She felt that the struggle with Dion, the horrible scenes she had had with him, the force of her hatred of him and his hatred of her, the necessity of yielding to him in hatred that which should never be given save with desire, had tried her as nothing else had ever tried her. She felt that her vitality was low, and she supposed that out of that lowered vitality had come her uncharacteristic desire for peace. She had almost envied for a moment the woman whom she had replaced in the life of Dion. Even now—she sighed; a great weariness possessed her. Was she going to be subject to a weakness which she had always despised, the weakness of regret?

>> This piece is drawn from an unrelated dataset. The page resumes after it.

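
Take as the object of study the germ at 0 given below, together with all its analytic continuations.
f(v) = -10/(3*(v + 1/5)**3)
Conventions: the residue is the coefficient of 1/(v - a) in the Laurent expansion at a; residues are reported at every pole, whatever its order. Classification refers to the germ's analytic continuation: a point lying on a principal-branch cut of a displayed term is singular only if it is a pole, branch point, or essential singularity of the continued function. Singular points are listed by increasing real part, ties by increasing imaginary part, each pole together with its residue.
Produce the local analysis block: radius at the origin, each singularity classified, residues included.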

She paused beside a column not very far from the raised tribune on the left of the dome which is set apart for the use of the Sultan, and is called the Sultan’s seat. Her large eyes stared at it, but at first she did not see it. She was looking onward upon herself. Then, in some distant part of the mosque, a boy’s voice began to sing, loudly, almost fiercely. It sounded fanatical and defiant, but tremendously believing, proud in the faith which it proclaimed to faithful and unfaithful alike. It echoed about the mosque, raising a clamor which nobody seemed to heed; for the few ulemas who were visible continued reading the Koran aloud on the low railed-in platforms which they frequent; a Dervish in a pointed hat slept peacefully on, stretched out in a corner; before the prayer carpet of the Prophet, not far from the Mihrab, a half-naked Bedouin, with a sheep-skin slung over his bronzed shoulders, preserved his wild attitude of savage adoration; and here and there, in the distance, under the low hanging myriads of lamps, the figures of Turkish soldiers, of street children, of travelers, moved noiselessly to and fro.
The voice of this boy, heedless and very powerful, indeed almost impudent, stirred Mrs. Clarke. It brought her back to her worship of force. One must worship something, and she chose force—force of will, of temperament, of body, of brain. Now she saw the Sultan’s tribune, and it made her think of an opera box and of the worldly life. The boy sang on, catching at her mind, pulling her towards the East. The curious peace of any religious life was certainly not for her, yet to-day she felt weary of the life in her world. And she wished she could have in her existence peace of some kind; she wished that she were not a perpetual wanderer. She remembered some of those with whom from time to time, she had linked herself—her husband, Hadi Bey, Dumeny, Brayfield, Dion Leith. Now she was struggling, and so far in vain, to thrust Dion out of her life. If she succeeded—what then? Where was stability in her existence? Her love for Jimmy was the only thing that lasted, and that often made her afraid now. She was seized by an almost sentimental desire to lose herself in a love for a man that would last as her love for Jimmy had lasted, to know the peace of an enduring and satisfied desire.